Racketeering is a term that gets its name from pickpockets who made noises for distraction. Racketeering in Ocala, Florida, is commonly an organized scheme that involves several illegal activities.
Definition of racketeering and examples
Racketeering is a criminal activity that creates a business “racket” to generate illegal income streams. Some of these schemes date back to gangsters in the 1920s, such as gambling, prostitution, and bootlegging. Protection is an old racketeering crime that still exists today, which threatens a business harm unless they pay a fee.
Some older types of racketeering that still occur are kidnapping, drug trafficking, weapons smuggling, murder-for-hire, bribery, and counterfeiting. The organization may attempt to hide the illegal funds through money laundering, which is commonly done by making several small deposits.
A modern example of racketeering is cyber extortion, which occurs when an offender takes over a computer. They may install malware to block personal data or damage the system, and won’t release it until they get a “ransom”.
The RICO Act
In 1970, Congress passed the RICO Act, or Racketeer Influenced and Corrupt Organizations, to help fight organized crime rings. Before the law, prosecutors could not charge an entity, and only the individual members received charges.

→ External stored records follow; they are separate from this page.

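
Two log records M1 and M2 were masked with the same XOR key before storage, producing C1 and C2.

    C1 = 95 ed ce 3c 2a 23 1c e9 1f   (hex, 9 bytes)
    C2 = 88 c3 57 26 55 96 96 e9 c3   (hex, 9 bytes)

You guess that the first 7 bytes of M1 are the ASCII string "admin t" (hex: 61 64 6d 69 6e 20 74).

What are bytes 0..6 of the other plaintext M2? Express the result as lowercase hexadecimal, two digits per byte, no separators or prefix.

First, C1 ⊕ C2 = (M1 ⊕ K) ⊕ (M2 ⊕ K) = M1 ⊕ M2, so the key drops out. Then M2 = (M1 ⊕ M2) ⊕ M1 over the first 7 bytes.
byte 0: (95 ^ 88) ^ 61 = 1d ^ 61 = 7c
byte 1: (ed ^ c3) ^ 64 = 2e ^ 64 = 4a
byte 2: (ce ^ 57) ^ 6d = 99 ^ 6d = f4
byte 3: (3c ^ 26) ^ 69 = 1a ^ 69 = 73
byte 4: (2a ^ 55) ^ 6e = 7f ^ 6e = 11
byte 5: (23 ^ 96) ^ 20 = b5 ^ 20 = 95
byte 6: (1c ^ 96) ^ 74 = 8a ^ 74 = fe

7c4af4731195fe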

A criminal defense lawyer could argue the organization is not a crime ring, mistaken identity, and lack of intent. The prosecution must prove it was a criminal organization, the entity impacted the economy and it showed a pattern of activity. They must also show the defendant had engaged in a minimum of two racketeering acts, occurring in a ten-year period.
A RICO charge under Federal law can get the defendant up to 20 years in prison, property seizures, and a $250,000 fine. The charges usually include other crimes, which could increase jail terms. A good defense team may be able to find errors that prove the defendant’s innocence.